In 2008, Kemp started the season strongly coming up with four tries in his first three games. He went on to play 24 games for the club in 2008. In round 12 he scored 4 tries while playing against the Parramatta Eels, placing him equal second on most tries scored in a game for the club. The record came just hours after he had announced that he was joining the New Zealand Warriors for the 2009 season. When not selected for the first grade side, Kemp turned out for the Norths Devils in the Queensland Cup.

Kemp was Brisbane's top try-scorer in 2008 and was named the club's rookie of the year.

==New Zealand Warriors==
On 28 May 2008, the New Zealand Warriors announced that they had signed Kemp for the 2009 and 2010 seasons. Whilst at the Warriors he took on goal-kicking responsibilities for the club for the first half of the 2009 season.

In round 2 of the 2009 season, Kemp kicked the match winning conversion from the sideline to defeat the Manly-Warringah Sea Eagles with 28 seconds left. However, for much of the season Kemp could not break into the first grade side, instead he was assigned to Otahuhu and played for the Auckland Vulcans in the NSW Cup. Near the end of the season he asked for a release so he could return to Queensland to rebuild his National Rugby League career. Kemp played in eleven games for the Warriors, scoring 46 points. 2009 was also the first year Kemp was featured on NRL cards, featuring in both Select & Daily Telegraph sets.

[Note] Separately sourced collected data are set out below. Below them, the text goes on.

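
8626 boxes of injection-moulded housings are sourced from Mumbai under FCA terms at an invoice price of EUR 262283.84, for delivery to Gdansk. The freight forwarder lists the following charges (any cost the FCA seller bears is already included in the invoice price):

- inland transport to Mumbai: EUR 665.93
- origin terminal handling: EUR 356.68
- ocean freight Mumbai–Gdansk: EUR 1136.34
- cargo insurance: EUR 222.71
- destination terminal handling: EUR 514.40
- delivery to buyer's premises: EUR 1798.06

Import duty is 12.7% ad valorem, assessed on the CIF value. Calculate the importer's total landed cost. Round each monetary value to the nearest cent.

Total landed cost: EUR 299839.98

FCA: the seller delivers export-cleared goods to the carrier; the buyer bears costs from that point.
Already in the invoice (seller's account under FCA): inland to port — exclude.
CIF value = FCA price + origin terminal + freight + insurance = 262283.84 + 356.68 + 1136.34 + 222.71 = 263999.57
Import duty = 263999.57 × 12.7% = 33527.95
Buyer bears: origin terminal 356.68 + freight 1136.34 + insurance 222.71 + destination terminal 514.40 + delivery 1798.06 + duty 33527.95 = 37556.14
Landed cost = invoice 262283.84 + 37556.14 = 299839.98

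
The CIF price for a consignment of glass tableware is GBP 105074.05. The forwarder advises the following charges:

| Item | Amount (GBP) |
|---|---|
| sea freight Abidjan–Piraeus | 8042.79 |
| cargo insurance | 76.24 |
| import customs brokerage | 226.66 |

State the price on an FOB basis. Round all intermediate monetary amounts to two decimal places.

FOB price: GBP 96955.02

Not relevant to the conversion: brokerage — on the buyer under both terms; not part of either seller's price.
From CIF to FOB, the seller no longer bears: freight, insurance.
FOB price = 105074.05 − 8042.79 − 76.24 = 96955.02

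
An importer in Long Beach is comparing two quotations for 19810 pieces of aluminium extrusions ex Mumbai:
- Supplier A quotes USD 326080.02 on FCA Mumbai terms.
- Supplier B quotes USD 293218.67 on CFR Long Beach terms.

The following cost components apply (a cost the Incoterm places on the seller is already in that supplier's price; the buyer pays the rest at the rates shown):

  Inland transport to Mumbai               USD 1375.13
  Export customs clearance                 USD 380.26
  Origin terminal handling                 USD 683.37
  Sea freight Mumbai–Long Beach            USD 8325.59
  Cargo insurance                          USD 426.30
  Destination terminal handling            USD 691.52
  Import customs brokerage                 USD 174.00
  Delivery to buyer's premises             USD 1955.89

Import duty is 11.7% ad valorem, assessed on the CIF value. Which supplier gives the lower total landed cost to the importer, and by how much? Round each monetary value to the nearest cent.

Supplier B is cheaper by USD 46769.14

Supplier A (FCA):
CIF value = FCA price + origin terminal + freight + insurance = 326080.02 + 683.37 + 8325.59 + 426.30 = 335515.28
Import duty = 335515.28 × 11.7% = 39255.29
Buyer bears (A): 683.37 + 8325.59 + 426.30 + 691.52 + 174.00 + 1955.89 = 12256.67
Landed cost (A) = invoice 326080.02 + 12256.67 + duty 39255.29 = 377591.98
Supplier B (CFR):
CIF value = CFR price + insurance = 293218.67 + 426.30 = 293644.97
Import duty = 293644.97 × 11.7% = 34356.46
Buyer bears (B): 426.30 + 691.52 + 174.00 + 1955.89 = 3247.71
Landed cost (B) = invoice 293218.67 + 3247.71 + duty 34356.46 = 330822.84
Difference = |377591.98 − 330822.84| = 46769.14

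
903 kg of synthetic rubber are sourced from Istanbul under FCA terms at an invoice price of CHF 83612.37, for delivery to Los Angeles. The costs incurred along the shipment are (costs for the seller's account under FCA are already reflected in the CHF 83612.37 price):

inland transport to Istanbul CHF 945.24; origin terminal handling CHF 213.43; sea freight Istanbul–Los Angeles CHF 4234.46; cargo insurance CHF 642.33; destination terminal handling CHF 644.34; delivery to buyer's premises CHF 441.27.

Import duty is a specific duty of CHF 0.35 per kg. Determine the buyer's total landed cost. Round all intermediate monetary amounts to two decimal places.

FCA: the seller delivers export-cleared goods to the carrier; the buyer bears costs from that point.
Already in the invoice (seller's account under FCA): inland to port — exclude.
CIF value = FCA price + origin terminal + freight + insurance = 83612.37 + 213.43 + 4234.46 + 642.33 = 88702.59
Import duty = 903 × 0.35 = 316.05
Buyer bears: origin terminal 213.43 + freight 4234.46 + insurance 642.33 + destination terminal 644.34 + delivery 441.27 + duty 316.05 = 6491.88
Landed cost = invoice 83612.37 + 6491.88 = 90104.25

Total landed cost: CHF 90104.25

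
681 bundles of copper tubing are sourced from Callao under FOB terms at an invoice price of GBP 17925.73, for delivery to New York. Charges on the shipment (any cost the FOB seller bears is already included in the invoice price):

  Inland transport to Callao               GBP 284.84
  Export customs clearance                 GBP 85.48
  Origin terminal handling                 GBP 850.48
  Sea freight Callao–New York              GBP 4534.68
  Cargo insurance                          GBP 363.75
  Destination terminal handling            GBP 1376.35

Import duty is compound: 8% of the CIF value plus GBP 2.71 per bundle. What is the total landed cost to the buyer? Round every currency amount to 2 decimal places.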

==Second stint with Brisbane==
On 16 September 2009, Kemp announced that he re-signed with the Brisbane Broncos for the 2010 NRL season, after being granted an early release from the final year of his contract with the Warriors. An injury prevented him from claiming a full-time spot in the first grade side. In round 1 2010, against the North Queensland Cowboys, he scored the final try which won the game for the Broncos 30-24. He played for the Wynnum Manly Seagulls in the 2011 Queensland Cup, before joining the Australian Rugby Union in April 2011.

==Rugby union==
In April 2011 Kemp signed a contract with the Australian Rugby Union and was a part of the Australian Sevens squad that traveled to London for the IRB Sevens.

Kemp turned out during the 2011 season for the Southern Districts Rugby Club side in Sydney's Shute Shield.

==St George Illawarra==
On 20 November 2011, Kemp signed for one year with the St George Illawarra Dragons in 2012.
Kemp played in the 2012 Charity Shield game for the Dragons, but never took the field in a first-grade game, as he was mainly relegated to the club's NSW Cup side, the Illawarra Cutters.

==Third stint with Brisbane==
On 18 January 2013, Kemp signed a one-year deal to return to the Broncos in hopes of another revival of his career. However, he failed to play a single game for the Broncos throughout the entire 2013 NRL season, and was released at the season's end.

==Media and Post Rugby League==
Since Kemp's retirement from Rugby League at the end of 2013, he has built a popular Rugby League Facebook Page and Podcast known as 'The Locker Room'. Kemp launched 'The Locker Room' podcast on 9 June 2015 with popular rugby league star Beau Ryan. Kemp has also launched a beer brand 'Bloke in a Bar' across Australia which was successfully launched during the COVID-19 pandemic.